Today was good. Like, “I backed into a spot between two cars in a parking garage at 7:30 in the morning” kind of good. Like “my train ran express from Worcester to Boston” kind of good. Like “I got on that train ten minutes before it was scheduled to leave” kind of good.
I just assumed I’d feel really shitty all day. Because it’s my grandma’s birthday. The first one since she died last summer. But instead, everything went right. The sun was out. I had a green juice. I had productive conversations.
Grief is like love in that no one really cares about or understands it except for the person experiencing it. We all say that we are so sorry for you or so happy for you, but I don’t think we mean either of those things, not really.
I think we say we are happy for people who are in love because we are really relieved that they are not alone (and it isn’t our responsibility), relieved that they have a support system (that isn’t us), relieved that maybe they have an interesting story about how they met their significant other (because maybe there’s hope for us). But beyond that, we don’t really care, do we?
In turn, when it comes to grief, we are sorry for someone’s loss because we feel sorry for all the people in our own lives that we have not yet lost but know that we someday will, or because we remember the people we already lost and someone else’s grief triggers that personal sorrow-memory. Which is different from being “sorry for” someone’s loss. Is that sympathy? I don’t quite get it, I know, but I don’t quite think that’s it, and if that’s it, it doesn’t seem real.
I know I said that today was good and it doesn’t quite sound like it here, but I really did and I do mean it. The sun was out, I was early for my obligations, and conversations came easily. But in the background was my grandma’s absence and flitting memories of visiting her grave for the first time since the funeral, which I did last week, and the discomfiting acceptance that I will never again send her flowers and that I have hours upon hours of interviews recorded with her that I do not have the mental stamina to listen to yet.
Yet every time something went astonishingly, uncharacteristically right for me today, I thought of her, and I thanked her, out loud, and everything was flat. And it made me think of multigenerational epic novels and how we are tethered to the people — and especially, the women, I think — who raised us, in ways that we can’t possibly ever be tied to anyone else.

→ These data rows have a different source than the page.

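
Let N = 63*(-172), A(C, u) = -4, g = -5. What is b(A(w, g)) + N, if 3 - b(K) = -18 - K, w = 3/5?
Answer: -10819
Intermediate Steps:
w = 3/5 (w = 3*(1/5) = 3/5 ≈ 0.60000)
N = -10836
b(K) = 21 + K (b(K) = 3 - (-18 - K) = 3 + (18 + K) = 21 + K)
b(A(w, g)) + N = (21 - 4) - 10836 = 17 - 10836 = -10819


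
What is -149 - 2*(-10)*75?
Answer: 1351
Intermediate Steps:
-149 - 2*(-10)*75 = -149 + 20*75 = -149 + 1500 = 1351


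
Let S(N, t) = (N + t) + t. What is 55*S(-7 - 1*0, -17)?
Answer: -2255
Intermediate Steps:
S(N, t) = N + 2*t
55*S(-7 - 1*0, -17) = 55*((-7 - 1*0) + 2*(-17)) = 55*((-7 + 0) - 34) = 55*(-7 - 34) = 55*(-41) = -2255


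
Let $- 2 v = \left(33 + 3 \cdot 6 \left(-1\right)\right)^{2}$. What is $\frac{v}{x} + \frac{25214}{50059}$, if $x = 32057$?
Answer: $\frac{1605307121}{3209482726} \approx 0.50018$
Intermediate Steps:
$v = - \frac{225}{2}$ ($v = - \frac{\left(33 + 3 \cdot 6 \left(-1\right)\right)^{2}}{2} = - \frac{\left(33 + 18 \left(-1\right)\right)^{2}}{2} = - \frac{\left(33 - 18\right)^{2}}{2} = - \frac{15^{2}}{2} = \left(- \frac{1}{2}\right) 225 = - \frac{225}{2} \approx -112.5$)
$\frac{v}{x} + \frac{25214}{50059} = - \frac{225}{2 \cdot 32057} + \frac{25214}{50059} = \left(- \frac{225}{2}\right) \frac{1}{32057} + 25214 \cdot \frac{1}{50059} = - \frac{225}{64114} + \frac{25214}{50059} = \frac{1605307121}{3209482726}$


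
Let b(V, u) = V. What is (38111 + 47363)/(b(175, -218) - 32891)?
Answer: -42737/16358 ≈ -2.6126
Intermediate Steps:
(38111 + 47363)/(b(175, -218) - 32891) = (38111 + 47363)/(175 - 32891) = 85474/(-32716) = 85474*(-1/32716) = -42737/16358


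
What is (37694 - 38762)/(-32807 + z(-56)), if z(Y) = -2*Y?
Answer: 1068/32695 ≈ 0.032666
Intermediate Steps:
(37694 - 38762)/(-32807 + z(-56)) = (37694 - 38762)/(-32807 - 2*(-56)) = -1068/(-32807 + 112) = -1068/(-32695) = -1068*(-1/32695) = 1068/32695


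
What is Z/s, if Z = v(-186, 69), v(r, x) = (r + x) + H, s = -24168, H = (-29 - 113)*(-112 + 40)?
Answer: -3369/8056 ≈ -0.41820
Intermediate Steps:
H = 10224 (H = -142*(-72) = 10224)
v(r, x) = 10224 + r + x (v(r, x) = (r + x) + 10224 = 10224 + r + x)
Z = 10107 (Z = 10224 - 186 + 69 = 10107)
Z/s = 10107/(-24168) = 10107*(-1/24168) = -3369/8056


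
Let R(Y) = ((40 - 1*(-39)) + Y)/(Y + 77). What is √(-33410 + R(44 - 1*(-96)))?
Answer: I*√1573195967/217 ≈ 182.78*I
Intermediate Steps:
R(Y) = (79 + Y)/(77 + Y) (R(Y) = ((40 + 39) + Y)/(77 + Y) = (79 + Y)/(77 + Y))
√(-33410 + R(44 - 1*(-96))) = √(-33410 + (79 + (44 - 1*(-96)))/(77 + (44 - 1*(-96)))) = √(-33410 + (79 + (44 + 96))/(77 + (44 + 96))) = √(-33410 + (79 + 140)/(77 + 140)) = √(-33410 + 219/217) = √(-7249751/217) = I*√1573195967/217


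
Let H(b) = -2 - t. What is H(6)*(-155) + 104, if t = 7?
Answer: 1499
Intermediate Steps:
H(b) = -9 (H(b) = -2 - 1*7 = -2 - 7 = -9)
H(6)*(-155) + 104 = -9*(-155) + 104 = 1395 + 104 = 1499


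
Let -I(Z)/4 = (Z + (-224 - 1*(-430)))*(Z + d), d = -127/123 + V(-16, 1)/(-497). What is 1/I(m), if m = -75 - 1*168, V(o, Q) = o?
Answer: -61131/2207565632 ≈ -2.7692e-5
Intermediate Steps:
m = -243 (m = -75 - 168 = -243)
d = -61151/61131 (d = -127/123 - 16/(-497) = -127*1/123 - 16*(-1/497) = -127/123 + 16/497 = -61151/61131 ≈ -1.0003)
I(Z) = -4*(206 + Z)*(-61151/61131 + Z) (I(Z) = -4*(Z + (-224 - 1*(-430)))*(Z - 61151/61131) = -4*(Z + (-224 + 430))*(-61151/61131 + Z) = -4*(Z + 206)*(-61151/61131 + Z) = -4*(206 + Z)*(-61151/61131 + Z))
1/I(m) = 1/(50388424/61131 - 4*(-243)² - 50127340/61131*(-243)) = 1/(50388424/61131 - 4*59049 + 4060314540/20377) = 1/(50388424/61131 - 236196 + 4060314540/20377) = 1/(-2207565632/61131) = -61131/2207565632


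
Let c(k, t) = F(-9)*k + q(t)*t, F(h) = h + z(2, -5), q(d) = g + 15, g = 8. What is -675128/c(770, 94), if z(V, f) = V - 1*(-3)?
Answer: 337564/459 ≈ 735.43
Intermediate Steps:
q(d) = 23 (q(d) = 8 + 15 = 23)
z(V, f) = 3 + V (z(V, f) = V + 3 = 3 + V)
F(h) = 5 + h (F(h) = h + (3 + 2) = h + 5 = 5 + h)
c(k, t) = -4*k + 23*t (c(k, t) = (5 - 9)*k + 23*t = -4*k + 23*t)
-675128/c(770, 94) = -675128/(-4*770 + 23*94) = -675128/(-3080 + 2162) = -675128/(-918) = -675128*(-1/918) = 337564/459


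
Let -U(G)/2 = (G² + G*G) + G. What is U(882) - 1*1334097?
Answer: -4447557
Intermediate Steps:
U(G) = -4*G² - 2*G (U(G) = -2*((G² + G*G) + G) = -2*((G² + G²) + G) = -2*(2*G² + G) = -2*(G + 2*G²) = -4*G² - 2*G)
U(882) - 1*1334097 = -2*882*(1 + 2*882) - 1*1334097 = -2*882*(1 + 1764) - 1334097 = -2*882*1765 - 1334097 = -3113460 - 1334097 = -4447557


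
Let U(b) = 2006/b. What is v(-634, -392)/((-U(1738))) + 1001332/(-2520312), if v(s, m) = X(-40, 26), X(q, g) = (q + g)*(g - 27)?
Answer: -7916612947/631968234 ≈ -12.527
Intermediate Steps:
X(q, g) = (-27 + g)*(g + q) (X(q, g) = (g + q)*(-27 + g) = (-27 + g)*(g + q))
v(s, m) = 14 (v(s, m) = 26² - 27*26 - 27*(-40) + 26*(-40) = 676 - 702 + 1080 - 1040 = 14)
v(-634, -392)/((-U(1738))) + 1001332/(-2520312) = 14/((-2006/1738)) + 1001332/(-2520312) = 14/((-2006/1738)) + 1001332*(-1/2520312) = 14/((-1*1003/869)) - 250333/630078 = 14/(-1003/869) - 250333/630078 = 14*(-869/1003) - 250333/630078 = -12166/1003 - 250333/630078 = -7916612947/631968234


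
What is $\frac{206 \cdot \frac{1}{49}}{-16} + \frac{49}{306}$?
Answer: $- \frac{6155}{59976} \approx -0.10262$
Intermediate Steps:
$\frac{206 \cdot \frac{1}{49}}{-16} + \frac{49}{306} = 206 \cdot \frac{1}{49} \left(- \frac{1}{16}\right) + 49 \cdot \frac{1}{306} = \frac{206}{49} \left(- \frac{1}{16}\right) + \frac{49}{306} = - \frac{103}{392} + \frac{49}{306} = - \frac{6155}{59976}$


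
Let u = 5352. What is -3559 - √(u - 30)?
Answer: -3559 - √5322 ≈ -3632.0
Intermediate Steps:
-3559 - √(u - 30) = -3559 - √(5352 - 30) = -3559 - √5322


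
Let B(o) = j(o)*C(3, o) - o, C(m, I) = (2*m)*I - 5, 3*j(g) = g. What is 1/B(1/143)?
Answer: -61347/1138 ≈ -53.908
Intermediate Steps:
j(g) = g/3
C(m, I) = -5 + 2*I*m (C(m, I) = 2*I*m - 5 = -5 + 2*I*m)
B(o) = -o + o*(-5 + 6*o)/3 (B(o) = (o/3)*(-5 + 2*o*3) - o = (o/3)*(-5 + 6*o) - o = o*(-5 + 6*o)/3 - o = -o + o*(-5 + 6*o)/3)
1/B(1/143) = 1/((2/3)*(-4 + 3/143)/143) = 1/((2/3)*(1/143)*(-4 + 3*(1/143))) = 1/((2/3)*(1/143)*(-4 + 3/143)) = 1/((2/3)*(1/143)*(-569/143)) = 1/(-1138/61347) = -61347/1138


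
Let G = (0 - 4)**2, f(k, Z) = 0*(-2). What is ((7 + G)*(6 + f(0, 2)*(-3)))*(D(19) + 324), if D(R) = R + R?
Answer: 49956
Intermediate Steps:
D(R) = 2*R
f(k, Z) = 0
G = 16 (G = (-4)**2 = 16)
((7 + G)*(6 + f(0, 2)*(-3)))*(D(19) + 324) = ((7 + 16)*(6 + 0*(-3)))*(2*19 + 324) = (23*(6 + 0))*(38 + 324) = (23*6)*362 = 138*362 = 49956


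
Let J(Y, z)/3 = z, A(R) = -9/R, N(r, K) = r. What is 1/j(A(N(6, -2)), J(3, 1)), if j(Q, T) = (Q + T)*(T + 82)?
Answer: 2/255 ≈ 0.0078431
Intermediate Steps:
J(Y, z) = 3*z
j(Q, T) = (82 + T)*(Q + T) (j(Q, T) = (Q + T)*(82 + T) = (82 + T)*(Q + T))
1/j(A(N(6, -2)), J(3, 1)) = 1/((3*1)**2 + 82*(-9/6) + 82*(3*1) + (-9/6)*(3*1)) = 1/(3**2 + 82*(-9*1/6) + 82*3 - 9*1/6*3) = 1/(9 + 82*(-3/2) + 246 - 3/2*3) = 1/(9 - 123 + 246 - 9/2) = 1/(255/2) = 2/255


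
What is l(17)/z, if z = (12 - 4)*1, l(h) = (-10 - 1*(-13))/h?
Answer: 3/136 ≈ 0.022059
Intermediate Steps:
l(h) = 3/h (l(h) = (-10 + 13)/h = 3/h)
z = 8 (z = 8*1 = 8)
l(17)/z = (3/17)/8 = (3*(1/17))*(⅛) = (3/17)*(⅛) = 3/136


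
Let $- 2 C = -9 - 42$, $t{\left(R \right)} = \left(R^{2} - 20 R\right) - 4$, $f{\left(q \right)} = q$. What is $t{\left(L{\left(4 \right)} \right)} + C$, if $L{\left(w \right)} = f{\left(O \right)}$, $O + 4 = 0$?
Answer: $\frac{235}{2} \approx 117.5$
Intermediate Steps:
$O = -4$ ($O = -4 + 0 = -4$)
$L{\left(w \right)} = -4$
$t{\left(R \right)} = -4 + R^{2} - 20 R$
$C = \frac{51}{2}$ ($C = - \frac{-9 - 42}{2} = \left(- \frac{1}{2}\right) \left(-51\right) = \frac{51}{2} \approx 25.5$)
$t{\left(L{\left(4 \right)} \right)} + C = \left(-4 + \left(-4\right)^{2} - -80\right) + \frac{51}{2} = \left(-4 + 16 + 80\right) + \frac{51}{2} = 92 + \frac{51}{2} = \frac{235}{2}$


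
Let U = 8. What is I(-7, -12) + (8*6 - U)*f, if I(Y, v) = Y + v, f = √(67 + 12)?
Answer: -19 + 40*√79 ≈ 336.53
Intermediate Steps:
f = √79 ≈ 8.8882
I(-7, -12) + (8*6 - U)*f = (-7 - 12) + (8*6 - 1*8)*√79 = -19 + (48 - 8)*√79 = -19 + 40*√79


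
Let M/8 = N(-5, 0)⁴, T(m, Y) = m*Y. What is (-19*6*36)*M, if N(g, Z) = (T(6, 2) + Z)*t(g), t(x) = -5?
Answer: -425502720000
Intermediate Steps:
T(m, Y) = Y*m
N(g, Z) = -60 - 5*Z (N(g, Z) = (2*6 + Z)*(-5) = (12 + Z)*(-5) = -60 - 5*Z)
M = 103680000 (M = 8*(-60 - 5*0)⁴ = 8*(-60 + 0)⁴ = 8*(-60)⁴ = 8*12960000 = 103680000)
(-19*6*36)*M = (-19*6*36)*103680000 = -114*36*103680000 = -4104*103680000 = -425502720000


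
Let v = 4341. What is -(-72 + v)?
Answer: -4269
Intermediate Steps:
-(-72 + v) = -(-72 + 4341) = -1*4269 = -4269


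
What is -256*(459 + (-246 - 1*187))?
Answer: -6656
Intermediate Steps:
-256*(459 + (-246 - 1*187)) = -256*(459 + (-246 - 187)) = -256*(459 - 433) = -256*26 = -6656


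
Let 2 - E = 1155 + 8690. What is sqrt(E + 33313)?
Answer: sqrt(23470) ≈ 153.20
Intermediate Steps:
E = -9843 (E = 2 - (1155 + 8690) = 2 - 1*9845 = 2 - 9845 = -9843)
sqrt(E + 33313) = sqrt(-9843 + 33313) = sqrt(23470)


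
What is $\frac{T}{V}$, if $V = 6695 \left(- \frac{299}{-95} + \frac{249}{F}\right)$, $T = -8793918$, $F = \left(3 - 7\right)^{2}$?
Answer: $- \frac{2673351072}{38079821} \approx -70.204$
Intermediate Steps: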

But the other weird thing about this grief is that sometimes it can drive you to joy. Because even if you can’t communicate, you know that those women you’ve lost would be proud of you, not just for making the train early or for parking your car in an impossible situation, but for feeling that happiness at all. For having those victories. Because those women who raised you taught you to believe that you deserved to feel happy — they treated happiness like the end goal, trained you how to find it in express trains and obligable small talk with strangers, if you had to. And you try to take that with you into your daily life, although it’s really goddamn hard to be that optimistic at every turn. But then it falls into place for one entire morning and you remember that they told you that you deserved this all the time. And here we are.